In portrait form, the framed and glazed single copper engraved plates, each numbered and annotated, and taken from A The New Cyclopaedia, London 1802-1820, engraved by Thomas Miton, depicting various muscle and bone groups of the human anatomy and surviving from Regency period England.

There is some discoloration and foxing to many of the group, please see the photographs for a visual reference. The diagrams and annotations remain in tact so this only serves in adding some more character. The frames are late 20thC in stained pine and in very good order, with a few scuffs here and there.

The eight plates offered, which span the years 1802-08 are as follows:

-    Plate 1 of Cranium, Anatomy, Osteology, Cranium; Georgian Female, Turk, Negro, Clamuck, Caribs, published as the act directs Sept 1st, 1807, by Longman, Hurst, Rees & Orme, Paternoster Row

-    Plate VIII, Anatomy, Myology, published as the act directs May 1st 1804 by Longman & Rees, Paternoster Row, Milton fculp.

-    Plate X, Anatomy, Myology, published as the act directs June 1st 1803 by Longman & Rees, Paternoster Row, Milton fculp.

-    Plate XII, Anatomy, Myology, published as the act directs Sept 1st 1802 by Longman & Rees, Paternoster Row, Milton fculp.

-    Plate XIV, Anatomy, Myology, published as the act directs May 1st 1803 by Longman & Rees, Paternoster Row, Milton fculp.

-    Plate XVI, Anatomy, Myology, published as the act directs December 7th 1805 by Longman & Rees, Paternoster Row, Milton fculp.

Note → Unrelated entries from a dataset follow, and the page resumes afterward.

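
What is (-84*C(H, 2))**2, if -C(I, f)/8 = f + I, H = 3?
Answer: 11289600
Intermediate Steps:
C(I, f) = -8*I - 8*f (C(I, f) = -8*(f + I) = -8*(I + f) = -8*I - 8*f)
(-84*C(H, 2))**2 = (-84*(-8*3 - 8*2))**2 = (-84*(-24 - 16))**2 = (-84*(-40))**2 = 3360**2 = 11289600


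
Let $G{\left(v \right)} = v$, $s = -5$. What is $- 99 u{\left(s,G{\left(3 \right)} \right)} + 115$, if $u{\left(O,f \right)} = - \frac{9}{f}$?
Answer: $412$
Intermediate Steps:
$- 99 u{\left(s,G{\left(3 \right)} \right)} + 115 = - 99 \left(- \frac{9}{3}\right) + 115 = - 99 \left(\left(-9\right) \frac{1}{3}\right) + 115 = \left(-99\right) \left(-3\right) + 115 = 297 + 115 = 412$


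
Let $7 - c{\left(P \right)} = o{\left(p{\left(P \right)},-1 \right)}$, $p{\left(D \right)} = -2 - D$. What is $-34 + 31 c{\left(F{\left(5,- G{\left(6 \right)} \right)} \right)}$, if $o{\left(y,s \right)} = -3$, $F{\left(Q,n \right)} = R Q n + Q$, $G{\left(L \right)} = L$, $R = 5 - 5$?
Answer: $276$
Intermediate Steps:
$R = 0$ ($R = 5 - 5 = 0$)
$F{\left(Q,n \right)} = Q$ ($F{\left(Q,n \right)} = 0 Q n + Q = 0 n + Q = 0 + Q = Q$)
$c{\left(P \right)} = 10$ ($c{\left(P \right)} = 7 - -3 = 7 + 3 = 10$)
$-34 + 31 c{\left(F{\left(5,- G{\left(6 \right)} \right)} \right)} = -34 + 31 \cdot 10 = -34 + 310 = 276$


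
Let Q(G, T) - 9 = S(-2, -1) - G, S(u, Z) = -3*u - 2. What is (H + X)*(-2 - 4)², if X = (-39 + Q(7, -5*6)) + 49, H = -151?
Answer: -4860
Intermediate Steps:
S(u, Z) = -2 - 3*u
Q(G, T) = 13 - G (Q(G, T) = 9 + ((-2 - 3*(-2)) - G) = 9 + ((-2 + 6) - G) = 9 + (4 - G) = 13 - G)
X = 16 (X = (-39 + (13 - 1*7)) + 49 = (-39 + (13 - 7)) + 49 = (-39 + 6) + 49 = -33 + 49 = 16)
(H + X)*(-2 - 4)² = (-151 + 16)*(-2 - 4)² = -135*(-6)² = -135*36 = -4860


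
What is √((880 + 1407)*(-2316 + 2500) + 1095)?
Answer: √421903 ≈ 649.54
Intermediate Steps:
√((880 + 1407)*(-2316 + 2500) + 1095) = √(2287*184 + 1095) = √(420808 + 1095) = √421903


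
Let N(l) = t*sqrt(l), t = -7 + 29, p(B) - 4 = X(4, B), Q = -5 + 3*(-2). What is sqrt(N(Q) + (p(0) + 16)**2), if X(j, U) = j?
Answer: sqrt(576 + 22*I*sqrt(11)) ≈ 24.048 + 1.5171*I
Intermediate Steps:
Q = -11 (Q = -5 - 6 = -11)
p(B) = 8 (p(B) = 4 + 4 = 8)
t = 22
N(l) = 22*sqrt(l)
sqrt(N(Q) + (p(0) + 16)**2) = sqrt(22*sqrt(-11) + (8 + 16)**2) = sqrt(22*(I*sqrt(11)) + 24**2) = sqrt(22*I*sqrt(11) + 576) = sqrt(576 + 22*I*sqrt(11))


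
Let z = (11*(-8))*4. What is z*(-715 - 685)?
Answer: 492800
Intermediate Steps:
z = -352 (z = -88*4 = -352)
z*(-715 - 685) = -352*(-715 - 685) = -352*(-1400) = 492800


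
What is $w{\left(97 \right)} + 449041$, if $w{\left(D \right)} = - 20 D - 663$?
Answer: $446438$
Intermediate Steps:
$w{\left(D \right)} = -663 - 20 D$
$w{\left(97 \right)} + 449041 = \left(-663 - 1940\right) + 449041 = -2603 + 449041 = 446438$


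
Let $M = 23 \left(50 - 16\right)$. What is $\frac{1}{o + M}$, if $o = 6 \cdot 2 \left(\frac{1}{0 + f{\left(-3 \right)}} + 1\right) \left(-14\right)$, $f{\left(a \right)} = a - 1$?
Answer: $\frac{1}{656} \approx 0.0015244$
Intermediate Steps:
$f{\left(a \right)} = -1 + a$
$M = 782$ ($M = 23 \cdot 34 = 782$)
$o = -126$ ($o = 6 \cdot 2 \left(\frac{1}{0 - 4} + 1\right) \left(-14\right) = 6 \cdot 2 \left(\frac{1}{-4} + 1\right) \left(-14\right) = 6 \cdot 2 \left(- \frac{1}{4} + 1\right) \left(-14\right) = 6 \cdot 2 \cdot \frac{3}{4} \left(-14\right) = 6 \cdot \frac{3}{2} \left(-14\right) = 9 \left(-14\right) = -126$)
$\frac{1}{o + M} = \frac{1}{-126 + 782} = \frac{1}{656}$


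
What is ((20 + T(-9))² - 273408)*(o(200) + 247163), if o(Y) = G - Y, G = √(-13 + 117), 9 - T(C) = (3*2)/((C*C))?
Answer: -16357550757191/243 - 397408942*√26/729 ≈ -6.7318e+10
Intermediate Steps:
T(C) = 9 - 6/C² (T(C) = 9 - 3*2/(C*C) = 9 - 6/(C²) = 9 - 6/C²)
G = 2*√26 (G = √104 = 2*√26 ≈ 10.198)
o(Y) = -Y + 2*√26 (o(Y) = 2*√26 - Y = -Y + 2*√26)
((20 + T(-9))² - 273408)*(o(200) + 247163) = ((20 + (9 - 6/(-9)²))² - 273408)*((-1*200 + 2*√26) + 247163) = ((20 + (9 - 6*1/81))² - 273408)*((-200 + 2*√26) + 247163) = ((20 + (9 - 2/27))² - 273408)*(246963 + 2*√26) = ((20 + 241/27)² - 273408)*(246963 + 2*√26) = ((781/27)² - 273408)*(246963 + 2*√26) = (609961/729 - 273408)*(246963 + 2*√26) = -198704471*(246963 + 2*√26)/729 = -16357550757191/243 - 397408942*√26/729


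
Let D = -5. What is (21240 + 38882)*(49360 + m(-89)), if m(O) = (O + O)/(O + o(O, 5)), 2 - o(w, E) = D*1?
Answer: 121677849578/41 ≈ 2.9678e+9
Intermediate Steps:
o(w, E) = 7 (o(w, E) = 2 - (-5) = 2 - 1*(-5) = 2 + 5 = 7)
m(O) = 2*O/(7 + O) (m(O) = (O + O)/(O + 7) = (2*O)/(7 + O) = 2*O/(7 + O))
(21240 + 38882)*(49360 + m(-89)) = (21240 + 38882)*(49360 + 2*(-89)/(7 - 89)) = 60122*(49360 + 2*(-89)/(-82)) = 60122*(49360 + 2*(-89)*(-1/82)) = 60122*(49360 + 89/41) = 60122*(2023849/41) = 121677849578/41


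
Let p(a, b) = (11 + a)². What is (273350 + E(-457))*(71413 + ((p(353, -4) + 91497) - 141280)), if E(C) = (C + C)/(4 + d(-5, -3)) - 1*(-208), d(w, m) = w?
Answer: 42303271472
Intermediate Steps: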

-    Plate XVI, Anatomy, Myology, published as the act directs November 1st 1804, by Longman, Hurst, Rees & Orme, Paternoster Row

-    Plate XVIII, Anatomy, Myology, published as the act directs Jan 1st 1808, by Longman, Hurst, Rees & Orme, Paternoster Row

The first part of the New Cyclopeadia, or Universal Dictionary of Arts and Sciences together with the subjects of Biography, Geography, and History, was issued on 2 Jan. 1802, and the work was completed in August 1820. The parts were issued at irregular intervals, two parts constituting a volume.

Thomas Milton (1743 – 1827) was an English engraver and was a son of John Milton (fl. 1770), the marine painter, and was also descended from a brother of the poet John Milton. From the character of his plates it seems probable that Milton was a pupil of William Woollett, and he is said to have practised for some time in London, but nothing is known of the work of his early life. He was living in Dublin in 1783, but had returned to London by 1786. Milton was a governor of the short-lived Society of Engravers founded in 1803. He died at Bristol on 27 February 1827.

A smart and attractive group that will give instant anatomical inspired hubris to any deserving wall space.